A US study of more than 155,000 patients having one of four low-risk surgeries (carpal tunnel repair, knee arthroscopy, keyhole surgery for gallbladder removal, or keyhole surgery for inguinal hernia repair) found that opioid prescriptions for each increased from 2004-2012, and that the average daily dose of opioid prescribed for post-surgical pain also increased by 13% (30 milligrams of morphine equivalent [MME]) across all procedures on average, with increases ranging from 8% (17 MMEs) for patients undergoing inguinal hernia repair to 18% (45 MMEs) for patients undergoing knee arthroscopy (see Figure in paper 2).

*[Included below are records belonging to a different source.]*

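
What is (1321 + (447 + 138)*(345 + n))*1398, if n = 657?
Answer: 821312418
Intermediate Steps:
(1321 + (447 + 138)*(345 + n))*1398 = (1321 + (447 + 138)*(345 + 657))*1398 = (1321 + 585*1002)*1398 = (1321 + 586170)*1398 = 587491*1398 = 821312418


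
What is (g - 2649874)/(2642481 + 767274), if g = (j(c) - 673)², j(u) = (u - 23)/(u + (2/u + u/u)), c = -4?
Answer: -36052059/55692665 ≈ -0.64734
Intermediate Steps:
j(u) = (-23 + u)/(1 + u + 2/u) (j(u) = (-23 + u)/(u + (2/u + 1)) = (-23 + u)/(u + (1 + 2/u)) = (-23 + u)/(1 + u + 2/u))
g = 21687649/49 (g = (-4*(-23 - 4)/(2 - 4 + (-4)²) - 673)² = (-4*(-27)/(2 - 4 + 16) - 673)² = (-4*(-27)/14 - 673)² = (-4*1/14*(-27) - 673)² = (54/7 - 673)² = (-4657/7)² = 21687649/49 ≈ 4.4261e+5)
(g - 2649874)/(2642481 + 767274) = (21687649/49 - 2649874)/(2642481 + 767274) = -108156177/49/3409755 = -108156177/49*1/3409755 = -36052059/55692665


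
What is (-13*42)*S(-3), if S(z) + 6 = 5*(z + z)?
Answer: 19656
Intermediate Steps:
S(z) = -6 + 10*z (S(z) = -6 + 5*(z + z) = -6 + 5*(2*z) = -6 + 10*z)
(-13*42)*S(-3) = (-13*42)*(-6 + 10*(-3)) = -546*(-6 - 30) = -546*(-36) = 19656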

“Better understanding of the effects of opioids at neurobiological, clinical, and societal levels is required to improve future patient care,” says series author Professor Lesley Colvin, University of Dundee, UK. “There are research gaps that must be addressed to improve the current opioid situation. Firstly, we must better understand opioid tolerance and opioid-induced hyperalgesia to develop pain relief treatments that work in these conditions. We also need large population-based studies to help better understand the link between opioid use during surgery and chronic pain, and we need to understand what predisposes some people to opioid misuse so that we can provide alternative pain relief during surgery for these patients. These recommendations affect many areas of the opioid crisis and could benefit to the wider crisis too.”

The authors of this series are calling for clinical guidelines and policies to give consensus for prescribing opioids after surgery that offer clinicians default and maximum prescription levels. For example, there is currently no guide on how long surgical patients should remain on opioids. To counter this, in the USA, a study devised prescribing recommendations for various surgeries (based on patient surveys and prescription refills data) – recommending postoperative opioids for 4-9 days for general surgery procedures, 4-13 days for women’s health procedures, and 6-15 days for musculoskeletal procedures. In addition, a study that adapted the default number of opioid pills prescribed from 30 to 12 showed marked decreases in the number of pills given after 10 common surgical procedures.

Conclusion/ The authors call for a comprehensive approach to reduce these risks, including specialist transitional pain clinics, opioid disposal options for patients (such as secure medication disposal boxes and drug take-back events) to help reduce home-stored opioids and the risk of diversion, and options for non-opioid and opioid-sparing pain relief. More research is also needed to help effectively manage opioid tolerance and opioid-induced hyperalgesia.